Picasso me regarde et me renvoie à ma pusillanimité. Quoi, se confronter aux plus grands, quoi de plus facile ?! Copier, déplacer, déformer et toujours s'en tenir à des thèmes battus et rebattus, les mêmes des musées, nature-mortes, nus, scènes d'intérieurs, portraits, groupes et batailles, histoire de défier tous les conservateurs. Le reproche courant était qu'il ne s'en tenait pas à un même style pour un même sujet. Inclassable, inqualifiable, insupportable pour la critique qui n'aime pas être dérangée dans ses albums. Aujourd'hui, si la critique en est réduite à de la rediffusion de communiqués de presse de maisons de couture, il fut une époque où défendre son art demandait un courage exceptionnel. Souvenons nous que Pablo a commencé de montrer son travail dans une France déchirée par les suites de l'affaire Dreyfus. Le climat ne s'est pas arrangé entre deux guerres, les insultes répondaient aux provocations et la calomnie n'était jamais loin de l'éditorial. Mais la France accueillait à cette époque les proscrits de l'art et Paris méritait ses lumières, qui prenaient des patronymes exotiques : voici par exemple Modigliani, Picasso, Chagall, Man Ray, Soutine en attendant les Giacometti, de Staël et Mitchell. Le débat se devait d'être furieux mais les artistes pouvaient proclamer leur voie, faire école, vivre libres. Picasso torée sans craindre la critique, supporte la comparaison, cherche la concurrence des Braque et Matisse dans un monde effervescent.

Picasso me regarde et je cherche comment innover et dire l'époque. Il est le cannibale qui fait chair de toute image, la reproduction sépia d'un maître espagnol, la carte postale ou le chromo publicitaire, la statuette africaine comme la talayotique et aussi la toile originale, qu'il collectionnait avec le même appétit. L'académie hiérarchise, clive, excommunie. Pablo rompt l'oukase et affronte le bon goût. Pour changer le monde, il n'est besoin que de le connaître depuis ailleurs. Le décrire pour l'analyser et en donner une version expurgée de ses ancrages stylistiques mais riche de ses emprunts. Aujourd'hui nous confions cette tache aux algorithmes binaires, l'oeil se meurt de n'être plus ouvert sur un monde divers et profus. 

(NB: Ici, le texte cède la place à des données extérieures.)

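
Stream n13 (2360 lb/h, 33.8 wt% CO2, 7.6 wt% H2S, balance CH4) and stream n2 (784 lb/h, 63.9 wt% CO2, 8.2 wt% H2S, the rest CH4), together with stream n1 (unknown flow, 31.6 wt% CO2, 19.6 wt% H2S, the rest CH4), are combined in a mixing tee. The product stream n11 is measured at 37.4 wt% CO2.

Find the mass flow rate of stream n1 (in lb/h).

2117 lb/h

Let n1 be the unknown flow. Total out = 3144 + n1.
CO2 balance: 1298.7 + 0.316·n1 = 0.374·(3144 + n1)
(0.316 − 0.374)·n1 = 0.374×3144 − 1298.7 = -122.8
n1 = -122.8 / -0.058 = 2117.2 lb/h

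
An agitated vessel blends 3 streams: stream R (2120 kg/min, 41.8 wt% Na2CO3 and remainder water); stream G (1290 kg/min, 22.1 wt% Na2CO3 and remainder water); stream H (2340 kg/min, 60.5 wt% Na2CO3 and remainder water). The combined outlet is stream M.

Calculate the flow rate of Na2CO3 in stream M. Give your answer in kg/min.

2587 kg/min

Na2CO3 out = Na2CO3 in = 2120×0.418 + 1290×0.221 + 2340×0.605 = 2586.9 kg/min.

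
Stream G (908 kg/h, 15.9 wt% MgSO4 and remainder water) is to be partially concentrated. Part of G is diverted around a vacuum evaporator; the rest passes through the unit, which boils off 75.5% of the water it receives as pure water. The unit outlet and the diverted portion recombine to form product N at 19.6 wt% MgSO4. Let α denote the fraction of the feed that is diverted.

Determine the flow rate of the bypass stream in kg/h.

638 kg/h

All 908×0.159 = 144.37 kg/h of MgSO4 reaches N, so N = 144.37/0.196 = 736.59 kg/h and vapour = 171.41 kg/h.
The evaporator receives (1−α)·908 of feed at 0.841 water and removes 0.755 of that water:
0.755×0.841×(1−α)×908 = 171.41
(1−α) = 171.41/576.54 = 0.2973;  α = 0.7027.
Bypass flow = 0.7027×908 = 638.05 kg/h.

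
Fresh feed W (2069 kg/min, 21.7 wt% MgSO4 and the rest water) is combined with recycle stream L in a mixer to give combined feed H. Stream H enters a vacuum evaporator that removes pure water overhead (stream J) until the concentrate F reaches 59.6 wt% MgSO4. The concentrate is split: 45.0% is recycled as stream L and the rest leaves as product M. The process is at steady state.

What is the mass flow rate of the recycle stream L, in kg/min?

616.3 kg/min

Overall MgSO4 balance (none leaves overhead): MgSO4 in fresh feed = MgSO4 in product, i.e. 2069×0.217 = (1−0.450)·F·0.596.
F = 448.97/(0.596×0.550) = 1369.7 kg/min.
Recycle L = 0.450×1369.7 = 616.34 kg/min.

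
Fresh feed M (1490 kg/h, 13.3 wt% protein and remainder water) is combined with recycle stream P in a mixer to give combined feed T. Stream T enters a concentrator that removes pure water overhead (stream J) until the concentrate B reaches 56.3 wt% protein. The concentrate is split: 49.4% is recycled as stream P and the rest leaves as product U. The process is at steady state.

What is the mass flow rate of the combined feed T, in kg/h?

1834 kg/h

Overall protein balance (none leaves overhead): protein in fresh feed = protein in product, i.e. 1490×0.133 = (1−0.494)·B·0.563.
B = 198.17/(0.563×0.506) = 695.63 kg/h.
Recycle P = 0.494×695.63 = 343.64 kg/h.
Combined feed T = 1490 + 343.64 = 1833.6 kg/h.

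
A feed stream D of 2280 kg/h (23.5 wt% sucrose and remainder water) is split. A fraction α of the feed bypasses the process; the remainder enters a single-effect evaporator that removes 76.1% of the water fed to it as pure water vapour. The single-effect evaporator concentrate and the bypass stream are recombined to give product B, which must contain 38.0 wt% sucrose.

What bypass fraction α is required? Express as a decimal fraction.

0.345

All 2280×0.235 = 535.8 kg/h of sucrose reaches B, so B = 535.8/0.380 = 1410 kg/h and vapour = 870 kg/h.
The evaporator receives (1−α)·2280 of feed at 0.765 water and removes 0.761 of that water:
0.761×0.765×(1−α)×2280 = 870
(1−α) = 870/1327.3 = 0.6554;  α = 0.3446.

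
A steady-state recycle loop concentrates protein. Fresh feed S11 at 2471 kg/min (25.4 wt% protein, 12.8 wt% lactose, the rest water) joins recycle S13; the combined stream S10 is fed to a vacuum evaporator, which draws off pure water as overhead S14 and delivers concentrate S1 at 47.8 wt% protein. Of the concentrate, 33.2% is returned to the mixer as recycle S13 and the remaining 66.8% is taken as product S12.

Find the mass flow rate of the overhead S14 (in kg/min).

Overall protein balance (none leaves overhead): protein in fresh feed = protein in product, i.e. 2471×0.254 = (1−0.332)·S1·0.478.
S1 = 627.63/(0.478×0.668) = 1965.6 kg/min.
Recycle S13 = 0.332×1965.6 = 652.59 kg/min.
Combined feed S10 = 2471 + 652.59 = 3123.6 kg/min.
Overhead S14 = S10 − S1 = 3123.6 − 1965.6 = 1158 kg/min.

1158 kg/min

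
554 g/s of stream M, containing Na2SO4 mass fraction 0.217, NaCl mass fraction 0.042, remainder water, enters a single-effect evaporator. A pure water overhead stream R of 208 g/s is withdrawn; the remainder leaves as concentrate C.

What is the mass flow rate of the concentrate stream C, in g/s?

346 g/s

Concentrate = 554 − 208 = 346 g/s.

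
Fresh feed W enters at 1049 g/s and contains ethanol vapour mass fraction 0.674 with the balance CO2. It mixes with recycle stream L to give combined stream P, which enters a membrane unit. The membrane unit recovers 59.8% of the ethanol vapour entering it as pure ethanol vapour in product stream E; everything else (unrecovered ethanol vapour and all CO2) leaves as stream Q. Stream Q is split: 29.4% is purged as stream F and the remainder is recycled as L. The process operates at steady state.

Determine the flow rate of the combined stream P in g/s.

2150 g/s

CO2 enters only via W and leaves only via the purge: 1049×0.326 = 0.294×(CO2 in Q), and the membrane unit passes all CO2, so CO2 in P = CO2 in Q = 1163.2 g/s.
ethanol vapour in P: m_A = 1049×0.674 + (1−0.294)·(1−0.598)·m_A, so m_A = 707.03/0.7162 = 987.21 g/s.
P = 987.21 + 1163.2 = 2150.4 g/s.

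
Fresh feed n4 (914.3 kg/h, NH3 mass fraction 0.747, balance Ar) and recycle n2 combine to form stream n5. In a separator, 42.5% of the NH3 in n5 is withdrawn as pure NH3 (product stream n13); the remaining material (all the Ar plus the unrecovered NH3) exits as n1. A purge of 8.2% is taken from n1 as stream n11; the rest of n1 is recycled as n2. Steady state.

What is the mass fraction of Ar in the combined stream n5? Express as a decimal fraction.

Ar enters only via n4 and leaves only via the purge: 914.3×0.253 = 0.082×(Ar in n1), and the separator passes all Ar, so Ar in n5 = Ar in n1 = 2820.9 kg/h.
NH3 in n5: m_A = 914.3×0.747 + (1−0.082)·(1−0.425)·m_A, so m_A = 682.98/0.4722 = 1446.5 kg/h.
n5 = 1446.5 + 2820.9 = 4267.5 kg/h.
Ar fraction in n5 = 2820.9/4267.5 = 0.661.

0.661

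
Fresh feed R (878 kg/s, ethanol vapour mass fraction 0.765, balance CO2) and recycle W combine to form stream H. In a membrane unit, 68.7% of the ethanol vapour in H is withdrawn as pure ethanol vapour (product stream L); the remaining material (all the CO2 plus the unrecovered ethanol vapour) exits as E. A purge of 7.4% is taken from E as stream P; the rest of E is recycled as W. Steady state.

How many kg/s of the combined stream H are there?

3734 kg/s

CO2 enters only via R and leaves only via the purge: 878×0.235 = 0.074×(CO2 in E), and the membrane unit passes all CO2, so CO2 in H = CO2 in E = 2788.2 kg/s.
ethanol vapour in H: m_A = 878×0.765 + (1−0.074)·(1−0.687)·m_A, so m_A = 671.67/0.7102 = 945.8 kg/s.
H = 945.8 + 2788.2 = 3734 kg/s.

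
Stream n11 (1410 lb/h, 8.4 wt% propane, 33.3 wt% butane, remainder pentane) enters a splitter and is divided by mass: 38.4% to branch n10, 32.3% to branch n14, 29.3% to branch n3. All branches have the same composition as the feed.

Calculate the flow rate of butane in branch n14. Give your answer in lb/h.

151.7 lb/h

Branch n14 total = 0.323×1410 = 455.43 lb/h.
butane in n14 = 0.333×455.43 = 151.66 lb/h.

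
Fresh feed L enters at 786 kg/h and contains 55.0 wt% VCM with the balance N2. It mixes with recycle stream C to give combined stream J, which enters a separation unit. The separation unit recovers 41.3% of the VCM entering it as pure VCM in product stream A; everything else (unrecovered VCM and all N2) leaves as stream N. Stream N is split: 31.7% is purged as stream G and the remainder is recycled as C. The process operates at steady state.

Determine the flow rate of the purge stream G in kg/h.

N2 enters only via L and leaves only via the purge: 786×0.450 = 0.317×(N2 in N), and the separation unit passes all N2, so N2 in J = N2 in N = 1115.8 kg/h.
VCM in J: m_A = 786×0.550 + (1−0.317)·(1−0.413)·m_A, so m_A = 432.3/0.5991 = 721.61 kg/h.
N = (1−0.413)×721.61 + 1115.8 = 1539.4 kg/h.
Purge G = 0.317×1539.4 = 487.98 kg/h.

488 kg/h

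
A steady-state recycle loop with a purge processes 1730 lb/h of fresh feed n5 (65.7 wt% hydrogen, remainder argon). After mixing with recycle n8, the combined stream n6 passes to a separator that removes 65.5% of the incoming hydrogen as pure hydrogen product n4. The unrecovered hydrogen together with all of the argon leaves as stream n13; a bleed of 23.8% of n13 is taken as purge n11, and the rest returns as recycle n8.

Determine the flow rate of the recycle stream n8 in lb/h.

2305 lb/h

argon enters only via n5 and leaves only via the purge: 1730×0.343 = 0.238×(argon in n13), and the separator passes all argon, so argon in n6 = argon in n13 = 2493.2 lb/h.
hydrogen in n6: m_A = 1730×0.657 + (1−0.238)·(1−0.655)·m_A, so m_A = 1136.6/0.7371 = 1542 lb/h.
n13 = (1−0.655)×1542 + 2493.2 = 3025.2 lb/h.
Recycle n8 = (1−0.238)×3025.2 = 2305.2 lb/h.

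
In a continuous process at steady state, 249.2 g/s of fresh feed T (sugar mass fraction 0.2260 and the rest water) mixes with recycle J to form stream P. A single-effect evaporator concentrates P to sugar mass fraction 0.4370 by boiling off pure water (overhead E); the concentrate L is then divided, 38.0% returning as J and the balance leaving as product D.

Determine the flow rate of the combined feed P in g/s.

328.2 g/s

Overall sugar balance (none leaves overhead): sugar in fresh feed = sugar in product, i.e. 249.2×0.226 = (1−0.380)·L·0.437.
L = 56.319/(0.437×0.620) = 207.87 g/s.
Recycle J = 0.380×207.87 = 78.989 g/s.
Combined feed P = 249.2 + 78.989 = 328.19 g/s.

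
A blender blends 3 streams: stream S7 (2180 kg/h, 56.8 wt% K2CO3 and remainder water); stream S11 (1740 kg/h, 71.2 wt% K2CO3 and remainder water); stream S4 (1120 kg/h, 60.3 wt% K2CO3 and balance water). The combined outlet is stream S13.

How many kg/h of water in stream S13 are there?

water out = water in = 2180×0.432 + 1740×0.288 + 1120×0.397 = 1887.5 kg/h.

1888 kg/h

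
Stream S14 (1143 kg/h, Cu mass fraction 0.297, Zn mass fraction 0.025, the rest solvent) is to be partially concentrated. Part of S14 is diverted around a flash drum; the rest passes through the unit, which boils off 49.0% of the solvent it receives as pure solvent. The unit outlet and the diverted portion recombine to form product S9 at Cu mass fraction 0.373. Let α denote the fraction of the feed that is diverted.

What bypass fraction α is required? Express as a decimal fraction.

All 1143×0.297 = 339.47 kg/h of Cu reaches S9, so S9 = 339.47/0.373 = 910.11 kg/h and vapour = 232.89 kg/h.
The evaporator receives (1−α)·1143 of feed at 0.678 solvent and removes 0.490 of that solvent:
0.490×0.678×(1−α)×1143 = 232.89
(1−α) = 232.89/379.73 = 0.6133;  α = 0.3867.

0.387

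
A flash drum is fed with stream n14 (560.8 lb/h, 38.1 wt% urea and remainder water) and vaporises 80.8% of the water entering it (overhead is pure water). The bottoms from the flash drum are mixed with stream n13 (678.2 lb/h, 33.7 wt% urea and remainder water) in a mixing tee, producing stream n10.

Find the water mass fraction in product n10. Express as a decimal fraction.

0.539

Vapour removed = 0.808×0.619×560.8 = 280.49 lb/h; concentrate = 280.31 lb/h.
water reaching the mixer = 66.65 (from concentrate) + 678.2×0.663 = 516.3 lb/h.
Product flow = 280.31 + 678.2 = 958.51 lb/h; water fraction = 0.539.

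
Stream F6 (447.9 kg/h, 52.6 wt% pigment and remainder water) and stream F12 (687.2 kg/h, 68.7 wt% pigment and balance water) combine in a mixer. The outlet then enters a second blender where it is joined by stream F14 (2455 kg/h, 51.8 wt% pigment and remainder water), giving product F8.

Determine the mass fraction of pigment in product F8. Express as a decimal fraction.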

Picasso me regarde et je cherche mes maîtres quand lui dialoguait par dessus les outrages du temps et les modes du moment. Mais avec qui engager la controverse, bon sang ! Depuis trente ans d'art de fleemarket, de bagages à roulettes et de monogrammes bâchés ! Les grands installateurs, Olafur Eliasson, Annette Messager ou Anish Kapoor ? Les derniers peintres du bout de la queue de la comète, Gerhard Richter, Rita Ackerman ou le défunt Antoni Tapiès ? Pas Miquel Barcèlo, ça non. Souvenez-vous de l'exposition Picasso et les maîtres et rapprochez lui celle des épigones contemporains de Pablo. Qui s'en sort avec les honneurs ? Hockney l'élégant et le très militant Adel Abdessemed, Niki de Saint Phalle ayant tôt disparu. Alors, allongeant la ligne du temps, l'étirer là où nous pourrions reconnaître de nous mêmes, dans le quattrocento inquiet et vibrant des conquêtes à venir, dans l'Afrique d'aujourd'hui, des mégapoles sans contours et des téléphones mobiles recyclés, ou encore dans l'Inde fragmentée, somme de disques durs saturés de sens.

Picasso me regarde et je pense à un certain rock anglais, rap de Chicago ou house de Detroit. Ne pas hésiter, faire et voir ensuite. Affirmer une proposition dans une Europe transie, qui a tout oublié de ses artistes et de ses penseurs, qui n'éclaire que faiblement un temps où les néons ne s'éteignent jamais. Ne plus édulcorer par peur de déplaire aux décideurs anonymes, la bureaucratie ne connait que le beige et le gris moyen. Reprendre le fil élimé d'une histoire sans fin, et convoquer les pigments au tribunal des extinctions des feux, proclamer une joie humaine, par delà les zones de transit et les salons d'aéroport ubérisés, s'affranchir des réseaux enclos, hors de portée des juges en ligne et des commerces douteux. 

Picasso me regarde. Et je vois une âme, forte. Douloureusement forte.